Last year Williamsburg residents voted to allow alcohol sales by the package and to make it easier for restaurants to sell alcohol by the drink, but the change hasn’t resulted in more alcohol related driving while under the influence arrests.
Chief Wayne Bird told the Williamsburg City Council during its monthly meeting Monday that Williamsburg police made 24 driving while under the influence arrests in 2016, which is down from past years. All but two of those DUI arrests were drug related.
“We are not seeing alcohol DUI’s,” Bird noted. “We have not seen an increase with package sales nor from sales in restaurants. I don’t think we have even logged a complaint in any establishment yet.”
Williamsburg police investigated 241 traffic accidents in 2016, including two fatalities. One of the fatalities was alcohol related and the other involved a medical issue.
Williamsburg police saw a 19 percent decrease in accidents with injury in 2016, which Bird attributes largely to increased speeding enforcement.

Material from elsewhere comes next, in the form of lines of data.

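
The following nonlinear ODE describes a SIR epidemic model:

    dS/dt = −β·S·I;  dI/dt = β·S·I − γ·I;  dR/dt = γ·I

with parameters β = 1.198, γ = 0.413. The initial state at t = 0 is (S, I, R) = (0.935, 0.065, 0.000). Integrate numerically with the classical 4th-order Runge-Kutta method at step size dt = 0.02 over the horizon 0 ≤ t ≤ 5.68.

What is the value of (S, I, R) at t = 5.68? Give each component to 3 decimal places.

(S, I, R) = (0.197, 0.266, 0.537)

t=0.000: state=(0.935, 0.065, 0.000)
step 1 (dt=0.02): k1=(-0.073, 0.046, 0.027), k2=(-0.073, 0.046, 0.027), k3=(-0.073, 0.046, 0.027), k4=(-0.074, 0.047, 0.027); state += dt/6·(k1+2k2+2k3+k4)
t=0.020: state=(0.934, 0.066, 0.001)
t=0.040: state=(0.932, 0.067, 0.001)
t=0.060: state=(0.931, 0.068, 0.002)
continuing one RK4 step at a time; state shown every 10 steps (Δt=0.2):
t=0.200: state=(0.919, 0.075, 0.006)
t=0.400: state=(0.902, 0.086, 0.012)
t=0.600: state=(0.882, 0.098, 0.020)
t=0.800: state=(0.861, 0.111, 0.029)
t=1.000: state=(0.837, 0.125, 0.038)
t=1.200: state=(0.811, 0.140, 0.049)
t=1.400: state=(0.782, 0.156, 0.061)
t=1.600: state=(0.752, 0.173, 0.075)
t=1.800: state=(0.720, 0.190, 0.090)
t=2.000: state=(0.687, 0.207, 0.106)
t=2.200: state=(0.652, 0.224, 0.124)
t=2.400: state=(0.617, 0.240, 0.143)
t=2.600: state=(0.581, 0.255, 0.164)
t=2.800: state=(0.546, 0.269, 0.185)
t=3.000: state=(0.511, 0.281, 0.208)
t=3.200: state=(0.477, 0.291, 0.232)
t=3.400: state=(0.445, 0.299, 0.256)
t=3.600: state=(0.414, 0.305, 0.281)
t=3.800: state=(0.384, 0.309, 0.306)
t=4.000: state=(0.357, 0.311, 0.332)
t=4.200: state=(0.331, 0.311, 0.358)
t=4.400: state=(0.308, 0.309, 0.383)
t=4.600: state=(0.286, 0.306, 0.409)
t=4.800: state=(0.266, 0.301, 0.434)
t=5.000: state=(0.247, 0.294, 0.458)
t=5.200: state=(0.231, 0.287, 0.482)
t=5.400: state=(0.216, 0.279, 0.506)
t=5.600: state=(0.202, 0.270, 0.528)
t=5.680: state=(0.197, 0.266, 0.537)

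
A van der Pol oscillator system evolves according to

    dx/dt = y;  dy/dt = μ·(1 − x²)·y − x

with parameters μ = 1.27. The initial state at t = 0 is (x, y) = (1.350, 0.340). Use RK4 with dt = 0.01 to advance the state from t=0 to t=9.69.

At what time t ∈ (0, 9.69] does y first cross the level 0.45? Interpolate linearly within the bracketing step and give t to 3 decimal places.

t=0.000: state=(1.350, 0.340)
step 1 (dt=0.01): k1=(0.340, -1.705), k2=(0.331, -1.700), k3=(0.332, -1.700), k4=(0.323, -1.694); state += dt/6·(k1+2k2+2k3+k4)
t=0.010: state=(1.353, 0.323)
t=0.020: state=(1.356, 0.306)
t=0.030: state=(1.359, 0.289)
continuing one RK4 step at a time; state shown every 50 steps (Δt=0.5):
t=0.500: state=(1.337, -0.332)
t=1.000: state=(1.056, -0.784)
t=1.500: state=(0.521, -1.432)
t=2.000: state=(-0.483, -2.635)
t=2.500: state=(-1.713, -1.543)
t=3.000: state=(-1.962, 0.164)
t=3.350: state=(-1.846, 0.447)
next step: t=3.360: state=(-1.842, 0.452) — y has crossed 0.45
linear interpolation between t=3.350 (0.44702) and t=3.360 (0.45176) → t≈3.356

t = 3.356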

Last year Williamsburg police officers issued 367 speeding citations.
Bird said that police will use some highway safety grant money to start a speeding enforcement campaign in the coming weeks.
“Anybody in the city that gets a speeding ticket, I apologize ahead of time but we need to slow down,” he added.
Williamsburg police wrote 562 tickets for failure to wear seatbelts in 2016. Seatbelt usage has increased greatly from 62 percent in 2015 to 84 percent in 2016. The national average is 88 percent.
Overall, Williamsburg police had 12,123 victim contacts last year, which includes everything from theft reports to motorist assists.
Williamsburg police arrested 1,107 people in 2016 for various offenses, which is a larger number than what police have seen in the past.
Bird noted that police are dealing with an increase in auto theft cases, which he admits used to be rarely seen, and an increase in vehicle pursuit and foot pursuit cases. He attributes these increases to spikes in crystal methamphetamine or “ice” cases.
All city police vehicles except the spare vehicle and the DARE truck are equipped with dash cameras.
“The cameras have been life savers for us,” Bird noted. “The cameras are a great asset.”
Councilwoman Laurel West asked if the city is considering placing dash cameras in the spare car and the DARE truck.
Mayor Roddy Harrison said that is being looked at and that several vehicles in the police fleet are scheduled to be replaced this year due to high mileage and increased maintenance issues.
Bird noted that the average active officer puts over 100 miles per shift on his police cruiser, especially third shift officers.
Harrison said that third shift officers have been asked to try and be seen on every city street during their shifts, which tend to have fewer calls.
Harrison and Bird said that serious thought is being given to replacing several of the police cars with four-wheel drive vehicles.
Bird noted that the department has a “no pursuit” policy in place for department issued SUVs, and that some agencies have even gone to a “no pursuit” policy period, which he doesn’t favor.
Williamsburg has a restricted pursuit policy department wide due to the danger of injury to officers, civilians and others.
During Monday’s meeting, the council also heard Williamsburg Fire Chief Larry Todd’s yearend report.
The Williamsburg Fire Department responded to 292 calls in 2016, including 26 fire calls, 28 motor vehicle collisions with injury, 12 motor vehicle collisions with no injuries, and 61 EMS assist calls.
Todd noted that he doesn’t like to send just two firefighters to provide lifting assistance for EMS because of the risk of injury that poses to firefighters, which would in turn increase workman’s comp costs.
In addition, the department provided mutual aid 13 times to surrounding fire departments, and received mutual aid twice from Woodbine Fire and Rescue for a water search for a possible missing vehicle that took place while Williamsburg’s boat motors were down.
Todd noted that the department used to have several volunteer firefighters, who hung around the fire department quite a bit and could go out and assist on runs during the day, but now most of the volunteer firefighters have day jobs.
“I have to depend on my paid guys to go on these runs,” Todd noted.
The number of firefighters on the department is down from 25 to 18 active firefighters. The department has five full-time fighters, including Todd, and three paid part-time firefighters.
The department has to have 13 firefighters in order to maintain state aid money, which increased from $8,250 to $11,000 in 2016.
Todd said that he will probably have to do a recruitment effort to get additional volunteer firefighters.
The fire department has to undergo numerous training hours each year. The department has to have 176 training hours annually in just rescue training to maintain its rescue certification, in addition to other training required annually.
“Both the chiefs run a great department,” Harrison noted.